Umami Event Tracking
Quick reference for wiring up Umami event tracking and verifying that the client script has loaded correctly.
Prerequisites
You need the Umami script tag on your page before anything else works:
<script
defer
src="https://your-umami-instance.com/script.js"
data-website-id="your-website-id"
></script>
src- your Umami instance URL (self-hosted or Umami Cloud)data-website-id- the unique ID for your site from the Umami dashboard
Once this is on the page, window.umami is injected automatically.
Tracking a Button Press
Option 1: JavaScript (window.umami.track)
window.umami.track('event-name', { optional: 'payload' });
Example with a button:
<button onClick={() => window.umami.track('signup-clicked', { plan: 'pro' })}>
Sign Up
</button>
The first argument is the event name, which appears in your Umami dashboard. The second is an optional properties object for custom data.
Option 2: Data Attributes (no JS required)
<button data-umami-event="signup-clicked">Sign Up</button>
You can attach additional properties via extra attributes:
<button
data-umami-event="signup-clicked"
data-umami-event-plan="pro"
data-umami-event-location="hero"
>
Sign Up
</button>
Umami's script picks these up automatically on click with no onClick handler needed. This is useful for static HTML or when you want to keep tracking out of your component logic.
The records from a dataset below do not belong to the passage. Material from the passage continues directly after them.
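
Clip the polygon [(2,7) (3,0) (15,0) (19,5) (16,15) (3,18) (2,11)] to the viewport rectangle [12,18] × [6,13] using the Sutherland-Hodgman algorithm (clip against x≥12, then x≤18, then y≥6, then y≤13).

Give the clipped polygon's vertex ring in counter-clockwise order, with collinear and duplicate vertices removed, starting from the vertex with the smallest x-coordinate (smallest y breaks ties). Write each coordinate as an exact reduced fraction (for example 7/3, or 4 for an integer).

1. After x ≥ 12: [(12,0) (15,0) (19,5) (16,15) (12,207/13)]
2. After x ≤ 18: [(12,0) (15,0) (18,15/4) (18,25/3) (16,15) (12,207/13)]
3. After y ≥ 6: [(12,6) (18,6) (18,25/3) (16,15) (12,207/13)]
4. After y ≤ 13: [(12,13) (12,6) (18,6) (18,25/3) (83/5,13)]
5. Canonical ring: [(12,6) (18,6) (18,25/3) (83/5,13) (12,13)]

Clipped polygon: [(12,6) (18,6) (18,25/3) (83/5,13) (12,13)]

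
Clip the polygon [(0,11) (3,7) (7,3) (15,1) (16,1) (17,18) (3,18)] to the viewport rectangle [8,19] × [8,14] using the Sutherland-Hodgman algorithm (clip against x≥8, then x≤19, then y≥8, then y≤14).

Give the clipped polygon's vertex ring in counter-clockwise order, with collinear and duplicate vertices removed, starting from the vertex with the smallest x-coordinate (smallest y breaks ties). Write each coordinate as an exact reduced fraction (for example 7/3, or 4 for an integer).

1. After x ≥ 8: [(8,11/4) (15,1) (16,1) (17,18) (8,18)]
2. After x ≤ 19: [(8,11/4) (15,1) (16,1) (17,18) (8,18)]
3. After y ≥ 8: [(8,8) (279/17,8) (17,18) (8,18)]
4. After y ≤ 14: [(8,14) (8,8) (279/17,8) (285/17,14)]
5. Canonical ring: [(8,8) (279/17,8) (285/17,14) (8,14)]

Clipped polygon: [(8,8) (279/17,8) (285/17,14) (8,14)]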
Verifying window.umami Exists
In the browser console:
window.umami
// Should log an object with track and identify methods
typeof window.umami !== 'undefined'
// true if loaded
Quick functional test. Paste this in the console and check your Umami dashboard under Events:
window.umami?.track('test-event')
Guarding in code
Optional chaining is usually enough:
window.umami?.track('button-clicked');
Or use an explicit guard if you need it:
if (typeof window.umami !== 'undefined') {
window.umami.track('button-clicked');
}
If the script is in your <head> and loads before your JS runs, it should be present. Optional chaining is mostly just a safety net.